Abstract

This paper presents a comprehensive analysis of the total cost of ownership (TCO) of intra-data centre networks. A cost model is proposed to evaluate the capital (CAPEX) and operational (OPEX) expenditures that stem from the acquisition and operation of the network infrastructure. The cost model is used to evaluate the TCO of selected network architectures, namely, leaf-spine, fat-tree, hybrid fat-tree, Facebook 4-Post and a new Facebook fabric. The goal is to investigate how the TCO scales for different data centre sizes - given by the number of servers housed in the data centre - and for different server port speeds, i.e. 10GbE, 25GbE, 40GbE and 50GbE. The results show that the most cost-efficient network architecture is leaf-spine.

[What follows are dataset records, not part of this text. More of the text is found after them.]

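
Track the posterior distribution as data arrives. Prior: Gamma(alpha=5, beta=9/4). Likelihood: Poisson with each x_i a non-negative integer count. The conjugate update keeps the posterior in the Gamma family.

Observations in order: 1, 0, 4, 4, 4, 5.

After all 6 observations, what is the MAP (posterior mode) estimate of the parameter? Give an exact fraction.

8/3

obs 1: x=1 → posterior Gamma(6, 13/4)
obs 2: x=0 → posterior Gamma(6, 17/4)
obs 3: x=4 → posterior Gamma(10, 21/4)
obs 4: x=4 → posterior Gamma(14, 25/4)
obs 5: x=4 → posterior Gamma(18, 29/4)
obs 6: x=5 → posterior Gamma(23, 33/4)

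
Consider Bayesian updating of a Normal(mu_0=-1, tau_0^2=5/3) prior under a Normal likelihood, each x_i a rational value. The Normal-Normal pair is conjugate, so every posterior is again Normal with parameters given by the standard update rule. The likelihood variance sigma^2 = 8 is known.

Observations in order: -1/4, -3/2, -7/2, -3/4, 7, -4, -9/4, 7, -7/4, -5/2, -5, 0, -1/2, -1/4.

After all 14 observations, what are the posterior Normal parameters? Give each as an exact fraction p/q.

mu_0=-261/376, tau_0^2=20/47

obs 1: x=-1/4 → posterior Normal(-101/116, 40/29)
obs 2: x=-3/2 → posterior Normal(-131/136, 20/17)
obs 3: x=-7/2 → posterior Normal(-67/52, 40/39)
obs 4: x=-3/4 → posterior Normal(-27/22, 10/11)
obs 5: x=7 → posterior Normal(-19/49, 40/49)
obs 6: x=-4 → posterior Normal(-13/18, 20/27)
obs 7: x=-9/4 → posterior Normal(-201/236, 40/59)
obs 8: x=7 → posterior Normal(-61/256, 5/8)
obs 9: x=-7/4 → posterior Normal(-8/23, 40/69)
obs 10: x=-5/2 → posterior Normal(-73/148, 20/37)
obs 11: x=-5 → posterior Normal(-123/158, 40/79)
obs 12: x=0 → posterior Normal(-41/56, 10/21)
obs 13: x=-1/2 → posterior Normal(-64/89, 40/89)
obs 14: x=-1/4 → posterior Normal(-261/376, 20/47)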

Moreover, for all architectures, the switches are the main cost drivers followed by active optical cables, maintenance and reparation and energy consumption. Regarding the server port speeds, an analysis of economies & diseconomies of scale reveals that 25GbE and 50GbE ports provide an economic migration path to upgrade the network capacity. The reason is that these ports provide lower - or comparable - TCOs per server and per unit of bandwidth than 40 GbE. Besides, a sensitivity analysis shows that the changes in the power consumption caused by the traffic load have small impact on the network TCO.